Dan Ariely is a behavioural economist, specifically focused on why people make irrational decisions (and the implications thereof). His work is always thought provoking and very practical (and of the type where you say, “doh, why didn’t I think of that?”).
Last week, his latest blog entry is directed to an issue we’re really concerned about: the looming pension crisis in the developed world. Most countries that have social security and pay pensions to their citizens from public funds (like most of Europe, the UK and the USA) have a problem. Their state pensions are unfunded (meaning that you get your pension not from money you saved but from current year contributions made by current taxpayers). With more retired people than working people, this runs into trouble – and will potentially go bankrupt within the next decade in most countries.
One of the solutions would be to ensure that every citizen saved for their own retirement. The only way to do that would be to force them to do so. But could you do that? Dan says yes. Chile already does it. And the freedom-loving countries of the West force all sorts of things onto their citizens to ensure they live good, healthy and long lives. So, this could be a great solution. I think Dan’s right. You can read his article at his website here, or an extract below.
Want People to Save? Force Them
In Chile last June, I had the opportunity to spend some time with Felipe Kast, the new government’s minister of planning, and a few of his compadres. (We also went dancing, but that is another story.) One of the topics we talked about was the Chilean retirement saving plan.
By law, 11% of every employee’s salary is automatically transferred into a retirement account. Employees select their preferred level of risk, with the following restrictions: They may not choose either 100% equities or 100% bonds, and the percentage of equity that they can select diminishes as they age. When employees reach retirement, their savings are converted into annuities. The government auctions off the rights to annuitize retirees in groups of 250,000.
This brilliantly conceived approach solves thorny behavioral and institutional challenges. Behaviorally, it recognizes that people are not good at two aspects of financial planning for retirement—deciding to save and eliminating risk in later years—and it forces them to act in a better way. At the same time, the system acknowledges that people who enroll in retirement plans are reasonably good at managing their own risk. So investment choices are left to the individual, with limits on too-risky behavior, especially as a person ages, when bad choices can do irrecoverable damage.

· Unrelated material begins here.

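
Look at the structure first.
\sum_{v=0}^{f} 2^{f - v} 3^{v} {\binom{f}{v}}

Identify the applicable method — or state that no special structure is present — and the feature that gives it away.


Diagnosis: the binomial theorem — binomial coefficients against complementary powers of 3 and 2: recognize the binomial expansion and resum.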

Institutionally, Chile has cracked an age-old problem with annuities. It’s risky business to predict how long people will live, so insurance companies charge a high premium to cover that risk, which makes for an inefficient market. Annuities also suffer from an adverse selection problem, further increasing risk. (The classic example of adverse selection is health insurance: The healthiest people are the least likely to opt in, which increases the pool’s riskiness, making health care less appealing for insurance companies and policies more expensive for the people who want them.) By pooling the risk, the Chilean government makes annuities an attractive business with more competition and better prices. And since everyone is forced to annuitize, the adverse selection problem simply disappears.
I was impressed with this system and wondered how it would fly in the United States, where our own mandated savings program—Social Security—undergoes sporadic efforts to privatize it.
I suspect Americans would consider the Chilean system heavy-handed and limiting—a flagrant example of nanny-state control. You can force me to save money when you pry it from my cold, dead hands. Paradoxically, we happily accept deeply controlling (and expensive) regulation on our behavior in other areas with little thought or protest. Consider the strictures we allow on driving. Wear a seat belt. Drive this speed. Bear the cost of air bags. Pollute only this much. Don’t text while driving.
Why do we accept so much government intervention in driving but chafe when it comes to a few simple rules that would help us make better financial decisions? It’s probably not because we think we’re smarter about finances than driving. I think the reason has to do with our ability to imagine negative consequences. Car wrecks have a way of vividly communicating our incompetence as drivers and making the benefits of regulation crystal clear. Poor money management can carry similarly devastating consequences, but they are less readily apparent. Even in times of economic crisis, we don’t recognize our own bad judgment because people around us are in the same boat and we compare our fortune with theirs.
But the inability to see our own irrationality shouldn’t be an excuse to let it go unchecked. We need to analyze what people and markets are good at and what they’re not good at, and use those insights to improve our institutions. Chile’s approach to saving shows us that it can be done, and done well.
The problem of the UK state pension is that it is unfunded – therefore nothing was put away when working people were gaining benefits and are now nearing retirement. implicitly, the government was building up a large secret debt, as far as I know not included in the usual measures of govt debt to GDP. As actuaries, we have been outraged by this ever since we learnt about it in pensions 101. But there you go, paying off debt has never been a political winner.
In any case, the UK government tried to convince workers to ‘contract out’ of the state earning related pension scheme by putting part of their compulsory ‘National Insurance’ contributions into a personal pension scheme (exactly like the Chilean scheme) however poor stock market returns and the pension mis-selling scandal have meant that financial advisors tend to advise against this option.